You probably haven’t heard of Black Rock, and that’s shame. Because this is the kind of small, interesting movie that proves how entertaining small movies can be if they’re interesting enough. No big stars, no flashy effects, no expensive sets, locations or big set pieces. Just a really tight, well told story about a small group of ordinary people in a far from ordinary situation.
Three old friends, Abby (director Katey Aselton). Lou (Lake Bell) and Sarah (Kate Bosworth) all meet up for a reunion, camping at their old child hood escape, a small island with not much to offer. Only it’s not a happy reunion. Abby and Lou have obviously fallen out years ago, and Sarah invites them both (without telling them about the other) in an attempt at a forced reconciliation. Soon after arriving on the island, they meet three Iraq veterans hunting on the island, one of whom they recognise as the little bother of an old school friend. A night of drinking leads to drunken flirting, which leads to an altercation, which leads to all hell breaking loose.
Knowing more certainly wouldn’t ruin the movie, but I think knowing as little as possible will definitely make it even better. Even after I recovered from the neck breaking direction shift in the second act and thought I had Black Rock figured out, it still managed to sucker punch me more than once with some real shocks and surprises.
At under 80 minutes, Black Rock is the kind of economical story telling you just don’t see enough of anymore. From CGI blockbusters, to Pixar animation, to mostly improvised slacker comedies, almost every movie cracks the two hour barrier these days, and only a small fraction of them need to. Black Rock tells a complete story, populated with believable characters whose motivations and actions never seem rushed or artificial, all in under 80 minutes.
Written by Aselton’s husband Mark Duplass, Black Rock clearly benefits from his micro budget experience. As a pivotal member of the unfortunately titled (some might even say, media fabricated) “Mumblecore” movement, Duplass has written and directed some of the most successful micro and small budget movies of the last decade.
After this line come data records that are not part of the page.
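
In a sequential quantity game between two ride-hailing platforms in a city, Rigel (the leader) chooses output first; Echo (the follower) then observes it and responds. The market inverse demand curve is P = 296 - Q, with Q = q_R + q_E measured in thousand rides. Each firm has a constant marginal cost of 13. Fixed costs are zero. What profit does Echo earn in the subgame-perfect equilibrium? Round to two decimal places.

The follower Echo best-responds to any q_R: π_E = (296 - Q)q_E - 13q_E.
∂π_E/∂q_E = 283 - q_R - 2q_E = 0 gives the reaction function q_E = (283 - q_R)/2.
The leader anticipates this reaction. Substituting into P = 296 - Q gives P = 309/2 - (1/2)q_R, so π_R = (309/2 - (1/2)q_R)q_R - 13q_R.
Maximising: ∂π_R/∂q_R = 283/2 - q_R = 0, giving q_R = 283/2.
Then q_E = (283 - 283/2)/2 = 283/4.
Price P = 296 - 849/4 = 335/4.
Echo's profit: (335/4 - 13)·(283/4) = 5005.5625.

5005.56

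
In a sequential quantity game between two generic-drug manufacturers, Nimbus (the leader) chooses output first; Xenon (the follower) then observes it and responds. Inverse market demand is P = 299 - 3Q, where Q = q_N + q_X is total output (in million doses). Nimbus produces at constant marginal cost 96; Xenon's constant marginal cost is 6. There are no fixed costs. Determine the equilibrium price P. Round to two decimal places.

Solve by backward induction. Given q_N, the follower Xenon maximises π_X = (299 - 3q_N - 3q_X)q_X - 6q_X.
∂π_X/∂q_X = 293 - 3q_N - 6q_X = 0 gives the reaction function q_X = (293 - 3q_N)/6.
Nimbus substitutes q_X(q_N) into its own profit: π_N = q_N(299 - 3q_N - (293 - 3q_N)/2) - 96q_N = (305/2 - (3/2)q_N)q_N - 96q_N.
Leader FOC: 113/2 - 3q_N = 0, so q_N = 113/6.
Then q_X = (293 - 3·(113/6))/6 = 473/12.
Total output Q = 233/4, so price P = 299 - 3·(233/4) = 497/4.

124.25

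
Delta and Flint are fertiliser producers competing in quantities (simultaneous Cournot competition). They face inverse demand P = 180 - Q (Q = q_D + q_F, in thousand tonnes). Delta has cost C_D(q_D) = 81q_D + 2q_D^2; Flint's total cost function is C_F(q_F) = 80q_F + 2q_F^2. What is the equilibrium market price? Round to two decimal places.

Delta's profit: π_D = (180 - Q)q_D - (81q_D + 2q_D²). Setting ∂π_D/∂q_D = 0: 99 - 6q_D - (q_F) = 0.
Flint's first-order condition: 100 - 6q_F - (q_D) = 0.
Rearranging gives the reaction functions q_D = (99 - q_F)/6 and q_F = (100 - q_D)/6.
Solving the pair: q_D = 494/35, q_F = 501/35.
Total output Q = 199/7, so price P = 180 - 199/7 = 1061/7.

151.57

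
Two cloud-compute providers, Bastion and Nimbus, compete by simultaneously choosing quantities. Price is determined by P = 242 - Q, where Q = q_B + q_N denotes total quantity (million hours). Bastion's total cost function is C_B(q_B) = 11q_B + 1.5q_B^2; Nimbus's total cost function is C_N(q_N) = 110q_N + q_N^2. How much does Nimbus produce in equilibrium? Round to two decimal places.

22.58

Bastion's profit: π_B = (242 - Q)q_B - (11q_B + (3/2)q_B²). Setting ∂π_B/∂q_B = 0: 231 - 5q_B - (q_N) = 0.
Nimbus's first-order condition: 132 - 4q_N - (q_B) = 0.
Rearranging gives the reaction functions q_B = (231 - q_N)/5 and q_N = (132 - q_B)/4.
Substituting one into the other gives q_B = 792/19 and q_N = 429/19.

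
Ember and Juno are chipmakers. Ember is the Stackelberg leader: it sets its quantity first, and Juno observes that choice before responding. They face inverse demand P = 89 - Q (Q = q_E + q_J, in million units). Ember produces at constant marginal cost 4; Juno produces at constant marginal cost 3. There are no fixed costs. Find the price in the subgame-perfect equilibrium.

Solve by backward induction. Given q_E, the follower Juno maximises π_J = (89 - q_E - q_J)q_J - 3q_J.
Setting the follower's marginal profit to zero, 86 - q_E - 2q_J = 0, i.e. q_J = (86 - q_E)/2.
Ember substitutes q_J(q_E) into its own profit: π_E = q_E(89 - q_E - (86 - q_E)/2) - 4q_E = (46 - (1/2)q_E)q_E - 4q_E.
Maximising: ∂π_E/∂q_E = 42 - q_E = 0, giving q_E = 42.
Then q_J = (86 - 42)/2 = 22.
Total output Q = 64, so price P = 89 - 64 = 25.

25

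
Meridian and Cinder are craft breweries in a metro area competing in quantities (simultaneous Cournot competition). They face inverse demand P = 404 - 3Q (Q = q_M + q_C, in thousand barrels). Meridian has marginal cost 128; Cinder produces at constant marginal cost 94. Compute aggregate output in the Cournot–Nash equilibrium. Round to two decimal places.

65.11

Meridian's profit: π_M = (404 - 3Q)q_M - (128q_M). Setting ∂π_M/∂q_M = 0: 276 - 6q_M - 3(q_C) = 0.
Cinder's first-order condition: 310 - 6q_C - 3(q_M) = 0.
So q_M = (276 - 3q_C)/6 and q_C = (310 - 3q_M)/6.
Solving the pair: q_M = 242/9, q_C = 344/9.
Total output Q = 242/9 + 344/9 = 586/9.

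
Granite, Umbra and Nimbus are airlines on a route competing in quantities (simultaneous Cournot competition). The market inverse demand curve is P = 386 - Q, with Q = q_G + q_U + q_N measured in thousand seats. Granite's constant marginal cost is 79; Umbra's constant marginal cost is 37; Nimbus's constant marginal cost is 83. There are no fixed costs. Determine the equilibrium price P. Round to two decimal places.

Granite's profit: π_G = (386 - Q)q_G - (79q_G). Setting ∂π_G/∂q_G = 0: 307 - 2q_G - (q_U + q_N) = 0.
Umbra's first-order condition: 349 - 2q_U - (q_G + q_N) = 0.
Nimbus's profit: π_N = (386 - Q)q_N - (83q_N). Setting ∂π_N/∂q_N = 0: 303 - 2q_N - (q_G + q_U) = 0.
Adding the 3 conditions: 959 − 2Q − 2Q = 0, i.e. Q = 959/4.
Back-substituting: q_G = (307 − 959/4) = 269/4, q_U = (349 − 959/4) = 437/4, q_N = (303 − 959/4) = 253/4.
Total output Q = 959/4, so price P = 386 - 959/4 = 585/4.

146.25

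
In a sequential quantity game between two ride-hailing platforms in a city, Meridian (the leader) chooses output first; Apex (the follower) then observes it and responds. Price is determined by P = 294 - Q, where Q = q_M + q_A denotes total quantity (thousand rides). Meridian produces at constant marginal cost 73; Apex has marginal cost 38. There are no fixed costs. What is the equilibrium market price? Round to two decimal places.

Solve by backward induction. Given q_M, the follower Apex maximises π_A = (294 - q_M - q_A)q_A - 38q_A.
Follower FOC: 256 - q_M - 2q_A = 0, so q_A(q_M) = (256 - q_M)/2.
Meridian substitutes q_A(q_M) into its own profit: π_M = q_M(294 - q_M - (256 - q_M)/2) - 73q_M = (166 - (1/2)q_M)q_M - 73q_M.
The leader's first-order condition 93 - q_M = 0 yields q_M = 93.
Then q_A = (256 - 93)/2 = 163/2.
Total output Q = 349/2, so price P = 294 - 349/2 = 239/2.

119.50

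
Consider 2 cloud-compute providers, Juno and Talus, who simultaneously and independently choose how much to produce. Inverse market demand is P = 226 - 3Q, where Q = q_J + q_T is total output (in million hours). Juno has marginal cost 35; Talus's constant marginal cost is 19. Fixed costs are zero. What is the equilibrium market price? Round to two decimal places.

93.33

Juno's profit: π_J = (226 - 3Q)q_J - (35q_J). Setting ∂π_J/∂q_J = 0: 191 - 6q_J - 3(q_T) = 0.
Talus's first-order condition: 207 - 6q_T - 3(q_J) = 0.
So q_J = (191 - 3q_T)/6 and q_T = (207 - 3q_J)/6.
Solving the pair: q_J = 175/9, q_T = 223/9.
Total output Q = 398/9, so price P = 226 - 3·(398/9) = 280/3.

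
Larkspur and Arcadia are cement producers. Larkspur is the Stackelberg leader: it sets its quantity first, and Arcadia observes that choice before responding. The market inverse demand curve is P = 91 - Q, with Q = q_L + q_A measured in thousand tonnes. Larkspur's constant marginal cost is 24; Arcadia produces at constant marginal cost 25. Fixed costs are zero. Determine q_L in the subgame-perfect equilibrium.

Solve by backward induction. Given q_L, the follower Arcadia maximises π_A = (91 - q_L - q_A)q_A - 25q_A.
∂π_A/∂q_A = 66 - q_L - 2q_A = 0 gives the reaction function q_A = (66 - q_L)/2.
Larkspur substitutes q_A(q_L) into its own profit: π_L = q_L(91 - q_L - (66 - q_L)/2) - 24q_L = (58 - (1/2)q_L)q_L - 24q_L.
Maximising: ∂π_L/∂q_L = 34 - q_L = 0, giving q_L = 34.
Then q_A = (66 - 34)/2 = 16.

34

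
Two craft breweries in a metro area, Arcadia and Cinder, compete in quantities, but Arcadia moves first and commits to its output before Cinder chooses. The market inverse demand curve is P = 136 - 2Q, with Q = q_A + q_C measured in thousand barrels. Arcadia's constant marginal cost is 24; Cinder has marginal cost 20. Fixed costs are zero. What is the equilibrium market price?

Solve by backward induction. Given q_A, the follower Cinder maximises π_C = (136 - 2q_A - 2q_C)q_C - 20q_C.
Follower FOC: 116 - 2q_A - 4q_C = 0, so q_C(q_A) = (116 - 2q_A)/4.
Arcadia substitutes q_C(q_A) into its own profit: π_A = q_A(136 - 2q_A - (116 - 2q_A)/2) - 24q_A = (78 - q_A)q_A - 24q_A.
The leader's first-order condition 54 - 2q_A = 0 yields q_A = 27.
Then q_C = (116 - 2·27)/4 = 31/2.
Total output Q = 85/2, so price P = 136 - 2·(85/2) = 51.

51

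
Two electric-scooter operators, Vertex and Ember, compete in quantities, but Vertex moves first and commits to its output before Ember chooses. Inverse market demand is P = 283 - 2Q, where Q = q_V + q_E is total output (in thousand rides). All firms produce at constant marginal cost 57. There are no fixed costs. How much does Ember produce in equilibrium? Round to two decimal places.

28.25

The follower Ember best-responds to any q_V: π_E = (283 - 2Q)q_E - 57q_E.
Setting the follower's marginal profit to zero, 226 - 2q_V - 4q_E = 0, i.e. q_E = (226 - 2q_V)/4.
Vertex substitutes q_E(q_V) into its own profit: π_V = q_V(283 - 2q_V - (226 - 2q_V)/2) - 57q_V = (170 - q_V)q_V - 57q_V.
The leader's first-order condition 113 - 2q_V = 0 yields q_V = 113/2.
Then q_E = (226 - 2·(113/2))/4 = 113/4.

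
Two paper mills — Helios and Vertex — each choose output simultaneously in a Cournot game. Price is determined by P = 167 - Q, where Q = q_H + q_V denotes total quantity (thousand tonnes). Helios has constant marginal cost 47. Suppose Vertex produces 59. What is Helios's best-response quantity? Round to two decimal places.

With the rival's output fixed at 59, Helios's profit is π_H = (167 - 59 - q_H)q_H - (47q_H) = (108 - q_H)q_H - (47q_H).
∂π_H/∂q_H = 61 - 2q_H = 0, so q_H = 61/2.

30.50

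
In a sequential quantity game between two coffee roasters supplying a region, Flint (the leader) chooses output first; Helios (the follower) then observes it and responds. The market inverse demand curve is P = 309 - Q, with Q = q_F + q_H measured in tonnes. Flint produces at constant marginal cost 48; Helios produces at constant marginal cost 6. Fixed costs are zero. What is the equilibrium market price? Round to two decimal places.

The follower Helios best-responds to any q_F: π_H = (309 - Q)q_H - 6q_H.
Setting the follower's marginal profit to zero, 303 - q_F - 2q_H = 0, i.e. q_H = (303 - q_F)/2.
The leader anticipates this reaction. Substituting into P = 309 - Q gives P = 315/2 - (1/2)q_F, so π_F = (315/2 - (1/2)q_F)q_F - 48q_F.
The leader's first-order condition 219/2 - q_F = 0 yields q_F = 219/2.
Then q_H = (303 - 219/2)/2 = 387/4.
Total output Q = 825/4, so price P = 309 - 825/4 = 411/4.

102.75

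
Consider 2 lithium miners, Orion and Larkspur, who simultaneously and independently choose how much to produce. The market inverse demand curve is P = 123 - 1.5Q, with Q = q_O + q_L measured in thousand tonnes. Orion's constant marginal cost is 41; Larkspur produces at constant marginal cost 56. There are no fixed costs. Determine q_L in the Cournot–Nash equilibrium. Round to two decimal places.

11.56

Orion's profit: π_O = (123 - 1.5Q)q_O - (41q_O). Setting ∂π_O/∂q_O = 0: 82 - 3q_O - (3/2)(q_L) = 0.
Larkspur's profit: π_L = (123 - 1.5Q)q_L - (56q_L). Setting ∂π_L/∂q_L = 0: 67 - 3q_L - (3/2)(q_O) = 0.
So q_O = (82 - (3/2)q_L)/3 and q_L = (67 - (3/2)q_O)/3.
Substituting one into the other gives q_O = 194/9 and q_L = 104/9.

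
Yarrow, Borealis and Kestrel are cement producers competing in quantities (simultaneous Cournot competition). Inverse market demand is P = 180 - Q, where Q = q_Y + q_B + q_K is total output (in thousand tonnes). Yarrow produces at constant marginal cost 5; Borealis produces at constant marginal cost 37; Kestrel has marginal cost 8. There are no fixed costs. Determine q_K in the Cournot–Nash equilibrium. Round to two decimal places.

49.50

Yarrow's profit: π_Y = (180 - Q)q_Y - (5q_Y). Setting ∂π_Y/∂q_Y = 0: 175 - 2q_Y - (q_B + q_K) = 0.
Borealis's first-order condition: 143 - 2q_B - (q_Y + q_K) = 0.
Kestrel's profit: π_K = (180 - Q)q_K - (8q_K). Setting ∂π_K/∂q_K = 0: 172 - 2q_K - (q_Y + q_B) = 0.
Adding the 3 first-order conditions: 490 − 4Q = 0, so Q = 245/2.
Back-substituting: q_Y = (175 − 245/2) = 105/2, q_B = (143 − 245/2) = 41/2, q_K = (172 − 245/2) = 99/2.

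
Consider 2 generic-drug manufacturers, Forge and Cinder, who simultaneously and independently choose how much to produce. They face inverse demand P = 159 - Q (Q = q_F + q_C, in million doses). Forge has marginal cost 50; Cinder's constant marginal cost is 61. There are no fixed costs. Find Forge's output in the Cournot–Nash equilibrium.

Forge's profit: π_F = (159 - Q)q_F - (50q_F). Setting ∂π_F/∂q_F = 0: 109 - 2q_F - (q_C) = 0.
Cinder's profit: π_C = (159 - Q)q_C - (61q_C). Setting ∂π_C/∂q_C = 0: 98 - 2q_C - (q_F) = 0.
Best responses: q_F = (109 - q_C)/2, q_C = (98 - q_F)/2.
Substituting one into the other gives q_F = 40 and q_C = 29.

40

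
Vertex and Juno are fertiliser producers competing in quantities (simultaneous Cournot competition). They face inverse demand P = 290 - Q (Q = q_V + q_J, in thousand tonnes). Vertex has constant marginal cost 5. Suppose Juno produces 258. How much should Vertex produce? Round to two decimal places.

13.50

With the rival's output fixed at 258, Vertex's profit is π_V = (290 - 258 - q_V)q_V - (5q_V) = (32 - q_V)q_V - (5q_V).
∂π_V/∂q_V = 27 - 2q_V = 0, so q_V = 27/2.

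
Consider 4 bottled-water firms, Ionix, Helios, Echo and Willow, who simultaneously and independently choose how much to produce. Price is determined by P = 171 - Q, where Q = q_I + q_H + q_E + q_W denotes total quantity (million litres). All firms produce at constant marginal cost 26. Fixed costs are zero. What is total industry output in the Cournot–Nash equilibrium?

116

Each firm earns π_i = (171 - Q)q_i - 26q_i.
First-order condition (treating rivals' output as given): 145 - 2q_i - Σ_{j≠i} q_j = 0.
By symmetry each firm produces the same amount; substituting Σ_{j≠i} q_j = 3q_i yields q_i = 145/5 = 29.
Total output Q = 29 + 29 + 29 + 29 = 116.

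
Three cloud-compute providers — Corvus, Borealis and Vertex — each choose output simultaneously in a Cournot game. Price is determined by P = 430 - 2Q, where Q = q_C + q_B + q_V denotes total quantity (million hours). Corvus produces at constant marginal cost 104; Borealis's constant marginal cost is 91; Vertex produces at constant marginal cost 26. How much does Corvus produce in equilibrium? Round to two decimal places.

29.38

Corvus's profit: π_C = (430 - 2Q)q_C - (104q_C). Setting ∂π_C/∂q_C = 0: 326 - 4q_C - 2(q_B + q_V) = 0.
Borealis's first-order condition: 339 - 4q_B - 2(q_C + q_V) = 0.
Vertex's profit: π_V = (430 - 2Q)q_V - (26q_V). Setting ∂π_V/∂q_V = 0: 404 - 4q_V - 2(q_C + q_B) = 0.
Adding the 3 first-order conditions: 1069 − 8Q = 0, so Q = 1069/8.
Back-substituting: q_C = (326 − 1069/4)/2 = 235/8, q_B = (339 − 1069/4)/2 = 287/8, q_V = (404 − 1069/4)/2 = 547/8.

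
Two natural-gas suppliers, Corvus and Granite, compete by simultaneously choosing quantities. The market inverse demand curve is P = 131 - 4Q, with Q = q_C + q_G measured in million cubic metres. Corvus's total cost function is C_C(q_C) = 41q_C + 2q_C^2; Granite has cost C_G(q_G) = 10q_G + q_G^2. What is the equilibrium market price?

73

Corvus's profit: π_C = (131 - 4Q)q_C - (41q_C + 2q_C²). Setting ∂π_C/∂q_C = 0: 90 - 12q_C - 4(q_G) = 0.
Granite's first-order condition: 121 - 10q_G - 4(q_C) = 0.
Rearranging gives the reaction functions q_C = (90 - 4q_G)/12 and q_G = (121 - 4q_C)/10.
Substituting one into the other gives q_C = 4 and q_G = 21/2.
Total output Q = 29/2, so price P = 131 - 4·(29/2) = 73.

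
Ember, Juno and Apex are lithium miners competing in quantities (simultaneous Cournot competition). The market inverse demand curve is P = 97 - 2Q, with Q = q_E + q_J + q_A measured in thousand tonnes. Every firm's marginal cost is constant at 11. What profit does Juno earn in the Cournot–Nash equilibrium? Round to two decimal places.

231.13

A representative firm's profit is π_i = q_i(97 - 2Q) - 11q_i.
Setting ∂π_i/∂q_i = 0 with rivals' quantities fixed: 86 - 4q_i - 2·Σ_{j≠i} q_j = 0.
By symmetry each firm produces the same amount; substituting Σ_{j≠i} q_j = 2q_i yields q_i = 86/8 = 43/4.
Price P = 97 - 2·(129/4) = 65/2.
Juno's profit: (65/2 - 11)·(43/4) = 1849/8.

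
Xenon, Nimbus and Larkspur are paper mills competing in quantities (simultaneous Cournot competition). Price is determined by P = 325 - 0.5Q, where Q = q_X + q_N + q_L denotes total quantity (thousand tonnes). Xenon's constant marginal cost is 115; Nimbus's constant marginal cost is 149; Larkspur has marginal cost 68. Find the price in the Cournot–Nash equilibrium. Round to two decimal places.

Xenon's profit: π_X = (325 - 0.5Q)q_X - (115q_X). Setting ∂π_X/∂q_X = 0: 210 - q_X - (1/2)(q_N + q_L) = 0.
Nimbus's profit: π_N = (325 - 0.5Q)q_N - (149q_N). Setting ∂π_N/∂q_N = 0: 176 - q_N - (1/2)(q_X + q_L) = 0.
Larkspur's first-order condition: 257 - q_L - (1/2)(q_X + q_N) = 0.
Adding the 3 first-order conditions: 643 − 2Q = 0, so Q = 643/2.
Back-substituting: q_X = (210 − 643/4)/(1/2) = 197/2, q_N = (176 − 643/4)/(1/2) = 61/2, q_L = (257 − 643/4)/(1/2) = 385/2.
Total output Q = 643/2, so price P = 325 - (1/2)·(643/2) = 657/4.

164.25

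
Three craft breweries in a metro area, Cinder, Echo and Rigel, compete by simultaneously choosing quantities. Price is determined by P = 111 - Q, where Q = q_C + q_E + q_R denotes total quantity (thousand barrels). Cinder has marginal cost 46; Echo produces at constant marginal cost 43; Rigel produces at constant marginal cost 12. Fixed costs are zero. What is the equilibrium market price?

Cinder's profit: π_C = (111 - Q)q_C - (46q_C). Setting ∂π_C/∂q_C = 0: 65 - 2q_C - (q_E + q_R) = 0.
Echo's first-order condition: 68 - 2q_E - (q_C + q_R) = 0.
Rigel's first-order condition: 99 - 2q_R - (q_C + q_E) = 0.
Summing all 3 equations gives 232 − 4Q = 0, hence Q = 58.
Back-substituting: q_C = (65 − 58) = 7, q_E = (68 − 58) = 10, q_R = (99 − 58) = 41.
Total output Q = 58, so price P = 111 - 58 = 53.

53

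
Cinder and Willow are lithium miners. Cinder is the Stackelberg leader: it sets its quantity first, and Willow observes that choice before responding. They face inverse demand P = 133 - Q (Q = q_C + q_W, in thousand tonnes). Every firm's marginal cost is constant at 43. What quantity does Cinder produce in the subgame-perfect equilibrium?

Solve by backward induction. Given q_C, the follower Willow maximises π_W = (133 - q_C - q_W)q_W - 43q_W.
Setting the follower's marginal profit to zero, 90 - q_C - 2q_W = 0, i.e. q_W = (90 - q_C)/2.
The leader anticipates this reaction. Substituting into P = 133 - Q gives P = 88 - (1/2)q_C, so π_C = (88 - (1/2)q_C)q_C - 43q_C.
The leader's first-order condition 45 - q_C = 0 yields q_C = 45.
Then q_W = (90 - 45)/2 = 45/2.

45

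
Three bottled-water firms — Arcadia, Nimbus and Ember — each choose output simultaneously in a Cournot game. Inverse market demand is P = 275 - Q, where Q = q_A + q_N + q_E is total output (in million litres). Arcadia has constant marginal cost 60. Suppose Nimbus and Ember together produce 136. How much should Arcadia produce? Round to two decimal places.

With rivals' combined output fixed at 136, Arcadia's profit is π_A = (275 - 136 - q_A)q_A - (60q_A) = (139 - q_A)q_A - (60q_A).
∂π_A/∂q_A = 79 - 2q_A = 0, so q_A = 79/2.

39.50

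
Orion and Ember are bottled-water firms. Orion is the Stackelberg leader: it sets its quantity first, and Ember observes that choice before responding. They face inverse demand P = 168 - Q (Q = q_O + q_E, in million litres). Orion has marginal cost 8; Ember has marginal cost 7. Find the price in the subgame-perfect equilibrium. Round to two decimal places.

47.75

Solve by backward induction. Given q_O, the follower Ember maximises π_E = (168 - q_O - q_E)q_E - 7q_E.
∂π_E/∂q_E = 161 - q_O - 2q_E = 0 gives the reaction function q_E = (161 - q_O)/2.
Orion substitutes q_E(q_O) into its own profit: π_O = q_O(168 - q_O - (161 - q_O)/2) - 8q_O = (175/2 - (1/2)q_O)q_O - 8q_O.
Maximising: ∂π_O/∂q_O = 159/2 - q_O = 0, giving q_O = 159/2.
Then q_E = (161 - 159/2)/2 = 163/4.
Total output Q = 481/4, so price P = 168 - 481/4 = 191/4.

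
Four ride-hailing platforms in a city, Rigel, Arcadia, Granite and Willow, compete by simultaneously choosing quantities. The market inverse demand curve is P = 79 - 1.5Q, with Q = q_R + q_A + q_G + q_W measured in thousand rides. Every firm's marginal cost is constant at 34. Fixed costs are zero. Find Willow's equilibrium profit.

A representative firm's profit is π_i = q_i(79 - 1.5Q) - 34q_i.
First-order condition (treating rivals' output as given): 45 - 3q_i - (3/2)·Σ_{j≠i} q_j = 0.
With identical firms every q_j equals q_i, so Σ_{j≠i} q_j = 3q_i and 45 = (15/2)q_i, giving q_i = 6.
Price P = 79 - (3/2)·24 = 43.
Willow's profit: (43 - 34)·6 = 54.

54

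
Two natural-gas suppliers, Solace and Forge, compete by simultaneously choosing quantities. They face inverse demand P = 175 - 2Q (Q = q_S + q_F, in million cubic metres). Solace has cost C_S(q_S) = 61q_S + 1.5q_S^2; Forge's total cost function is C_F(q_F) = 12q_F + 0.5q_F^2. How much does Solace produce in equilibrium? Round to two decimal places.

7.87

Solace's profit: π_S = (175 - 2Q)q_S - (61q_S + (3/2)q_S²). Setting ∂π_S/∂q_S = 0: 114 - 7q_S - 2(q_F) = 0.
Forge's profit: π_F = (175 - 2Q)q_F - (12q_F + (1/2)q_F²). Setting ∂π_F/∂q_F = 0: 163 - 5q_F - 2(q_S) = 0.
Best responses: q_S = (114 - 2q_F)/7, q_F = (163 - 2q_S)/5.
Substituting one into the other gives q_S = 244/31 and q_F = 913/31.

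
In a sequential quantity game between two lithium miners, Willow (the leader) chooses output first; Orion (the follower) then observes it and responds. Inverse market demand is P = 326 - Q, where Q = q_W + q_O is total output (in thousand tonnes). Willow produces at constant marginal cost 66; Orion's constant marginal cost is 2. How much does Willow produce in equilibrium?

The follower Orion best-responds to any q_W: π_O = (326 - Q)q_O - 2q_O.
Follower FOC: 324 - q_W - 2q_O = 0, so q_O(q_W) = (324 - q_W)/2.
Willow substitutes q_O(q_W) into its own profit: π_W = q_W(326 - q_W - (324 - q_W)/2) - 66q_W = (164 - (1/2)q_W)q_W - 66q_W.
The leader's first-order condition 98 - q_W = 0 yields q_W = 98.
Then q_O = (324 - 98)/2 = 113.

98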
Here, his knack for entertainment through character rather than spectacle makes his first steps into real genre cinema pay off.
Sometimes, ultra small movies float by on goodwill, generated by the “little guy against the studio system” underdog story of its making. But Black Rock shows that the right story simply doesn’t need a big budget, big stars, flashy effects, expensive sets, locations or big set pieces. This is a great movie because it’s a tightly scripted, well told, well acted story.